Cybercriminaliteit kent geen grenzen en vindt plaats op volstrekt onvoorspelbare momenten. Vaak is niet eens duidelijk uit welk land een hacker stamt. De recente WannaCry-epidemie, die talloze Windows-systemen trof, is in verband gebracht met een aantal locaties op de wereld. En op het moment van schrijven, lag een groot deel van de Rotterdamse haven bijvoorbeeld stil als gevolg van gijzelsoftware die ‘eigenlijk’ was bedoeld om Oekraïne digitaal aan te vallen.
Volgens security-expert Erno Doorenspleet van IBM laat dit vooral zien dat we dringend moeten leren om hecht en internationaal samen te werken. Die samenwerking stelt organisaties en overheden namelijk in staat om de benodigde snelheid, kennis en reactievermogen te ontwikkelen.

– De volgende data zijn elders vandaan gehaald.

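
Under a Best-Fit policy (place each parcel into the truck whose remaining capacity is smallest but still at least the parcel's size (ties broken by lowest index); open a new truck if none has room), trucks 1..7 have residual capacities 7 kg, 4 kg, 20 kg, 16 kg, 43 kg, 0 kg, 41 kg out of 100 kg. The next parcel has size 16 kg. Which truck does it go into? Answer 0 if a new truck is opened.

Trucks with room: truck 3 (20 kg), truck 4 (16 kg), truck 5 (43 kg), truck 7 (41 kg).
Tightest fit is truck 4 with 16 kg free.

4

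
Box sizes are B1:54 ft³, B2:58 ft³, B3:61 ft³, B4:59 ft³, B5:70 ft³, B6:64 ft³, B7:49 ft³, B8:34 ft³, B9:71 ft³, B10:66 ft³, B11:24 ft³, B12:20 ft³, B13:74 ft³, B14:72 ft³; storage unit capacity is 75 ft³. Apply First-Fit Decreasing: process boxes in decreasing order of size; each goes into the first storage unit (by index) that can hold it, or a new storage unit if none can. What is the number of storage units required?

Sorted descending: 74, 72, 71, 70, 66, 64, 61, 59, 58, 54, 49, 34, 24, 20.
Put 74 ft³ in storage unit 1; 1 ft³ remain.
Put 72 ft³ in storage unit 2; 3 ft³ remain.
Put 71 ft³ in storage unit 3; 4 ft³ remain.
Put 70 ft³ in storage unit 4; 5 ft³ remain.
Put 66 ft³ in storage unit 5; 9 ft³ remain.
Put 64 ft³ in storage unit 6; 11 ft³ remain.
Put 61 ft³ in storage unit 7; 14 ft³ remain.
Put 59 ft³ in storage unit 8; 16 ft³ remain.
Put 58 ft³ in storage unit 9; 17 ft³ remain.
Put 54 ft³ in storage unit 10; 21 ft³ remain.
Put 49 ft³ in storage unit 11; 26 ft³ remain.
Put 34 ft³ in storage unit 12; 41 ft³ remain.
Put 24 ft³ in storage unit 11; 2 ft³ remain.
Put 20 ft³ in storage unit 10; 1 ft³ remain.

12 storage units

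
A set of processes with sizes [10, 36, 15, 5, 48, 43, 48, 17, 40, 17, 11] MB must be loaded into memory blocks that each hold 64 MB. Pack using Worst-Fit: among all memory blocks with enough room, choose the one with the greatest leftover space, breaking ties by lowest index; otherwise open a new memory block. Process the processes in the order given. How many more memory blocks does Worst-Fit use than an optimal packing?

0

Worst-Fit: [10,36,15] [5,48] [43,17] [48,11] [40,17] → 5 memory blocks.
Total size 290 MB; any packing needs at least ⌈290/64⌉ = 5 memory blocks.
So 5 is already optimal.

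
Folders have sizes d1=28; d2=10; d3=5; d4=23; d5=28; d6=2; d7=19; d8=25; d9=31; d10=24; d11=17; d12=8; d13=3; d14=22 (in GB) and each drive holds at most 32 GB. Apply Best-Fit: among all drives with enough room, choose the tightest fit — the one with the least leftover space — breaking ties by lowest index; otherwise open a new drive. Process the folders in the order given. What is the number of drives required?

d1 (28 GB) → drive 1 (remaining 4 GB)
d2 (10 GB) → drive 2 (remaining 22 GB)
d3 (5 GB) → drive 2 (remaining 17 GB)
d4 (23 GB) → drive 3 (remaining 9 GB)
d5 (28 GB) → drive 4 (remaining 4 GB)
d6 (2 GB) → drive 1 (remaining 2 GB)
d7 (19 GB) → drive 5 (remaining 13 GB)
d8 (25 GB) → drive 6 (remaining 7 GB)
d9 (31 GB) → drive 7 (remaining 1 GB)
d10 (24 GB) → drive 8 (remaining 8 GB)
d11 (17 GB) → drive 2 (remaining 0 GB)
d12 (8 GB) → drive 8 (remaining 0 GB)
d13 (3 GB) → drive 4 (remaining 1 GB)
d14 (22 GB) → drive 9 (remaining 10 GB)
Final drives: [28,2] [10,5,17] [23] [28,3] [19] [25] [31] [24,8] [22].

9 drives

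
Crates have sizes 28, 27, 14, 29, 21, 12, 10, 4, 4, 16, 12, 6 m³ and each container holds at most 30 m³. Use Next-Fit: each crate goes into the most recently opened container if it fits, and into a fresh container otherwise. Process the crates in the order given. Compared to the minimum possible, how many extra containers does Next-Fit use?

Next-Fit: [28] [27] [14] [29] [21] [12,10,4,4] [16,12] [6] → 8 containers.
Total size 183 m³; any packing needs at least ⌈183/30⌉ = 7 containers.
An optimal packing achieves that bound: [29] [28] [27] [21,6] [16,14] [12,12,4] [10,4] → 7 containers.
Excess: 8 − 7 = 1.

1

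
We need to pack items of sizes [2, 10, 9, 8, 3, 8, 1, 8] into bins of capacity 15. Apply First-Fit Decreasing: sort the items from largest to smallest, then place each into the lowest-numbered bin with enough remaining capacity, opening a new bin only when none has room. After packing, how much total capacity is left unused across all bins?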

Deze samenwerking heeft betrekking op het onderling uitwisselen van data. Dit betekent uiteraard niet dat gevoelige bedrijfsinformatie voor het oprapen komt te liggen. Het is juist de bedoeling dat gegevens gedeeld en verzameld worden die als input dienen om patronen te herkennen. Ironisch genoeg kunnen we op dit punt veel leren van hackers. Zij werken opvallend veel samen en delen data, wat de bron is van hun successen. Het delen van data en het herkennen van patronen zijn cruciale aspecten bij het voorkómen en pareren van cyberaanvallen, aangezien de mens de zwakke schakel is. Er zijn tal van voorbeelden waarbij cybercriminelen op desastreuze wijze toeslaan. Niet voor niets wordt sinds jaar en dag gehamerd op het belang dat organisaties hun verantwoordelijkheid nemen voor de digitale veiligheid. Maar die boodschap komt mondjesmaat over, en de mens blijft de zwakke schakel door net even dat ene mailtje te openen dat de digitale deur wagenwijd openzet.
Een ommekeer is nodig. En door het delen van data en toepassen van kunstmatige intelligentie kan deze ommekeer bewerkstelligd worden. Door datasystemen op het gebied van kunstmatige intelligentie uit de eigen bedrijfsprocessen te voeden en deze aan te vullen met data van derden, analyseren deze systemen een completere dataset. Hieruit vloeien nieuwe inzichten over patronen voort en kunnen afwijkingen in deze patronen vroegtijdig – en soms zelfs preventief – worden gesignaleerd. De systemen reiken vervolgens, gebaseerd op gedetailleerde analyses, oplossingen aan. Hoe er vervolgens gereageerd wordt, is aan de (IT-)mensen aan de knoppen, maar ze zijn in ieder geval aanzienlijk beter geïnformeerd. Zo kunnen menselijke kwetsbaarheden op grote schaal inzichtelijk worden gemaakt en kunnen er oplossingen en voorlichting ontwikkeld worden.
Cyberaanvallen volledig uitbannen is een illusie, maar de detectie, aanpak en het herstel ervan kunnen wezenlijk verbeterd worden. Een voorwaarde hiervoor is dat we ons openstellen voor meer samenwerking tussen bedrijven en overheden, in combinatie met het toepassen van kunstmatige intelligentie. Alleen zo creëren we een verdediging die opgewassen is tegen huidige en toekomstige uitdagingen omtrent continuïteit en veiligheid. De tijd begint te dringen. Immers, we blijven producten toevoegen aan het Internet of Things. De vraagstukken rondom cyberveiligheid verdiepen en verbreden. We vragen ons af wie toezicht moet houden op de talloze, met elkaar verbonden databases, maar ook hoe we ervoor kunnen zorgen dat cyberaanvallen niet uitbreiden naar je koelkast of je broodrooster. En ook dát is een reden dat cyberverdedigers aller landen zich zouden moeten verenigen.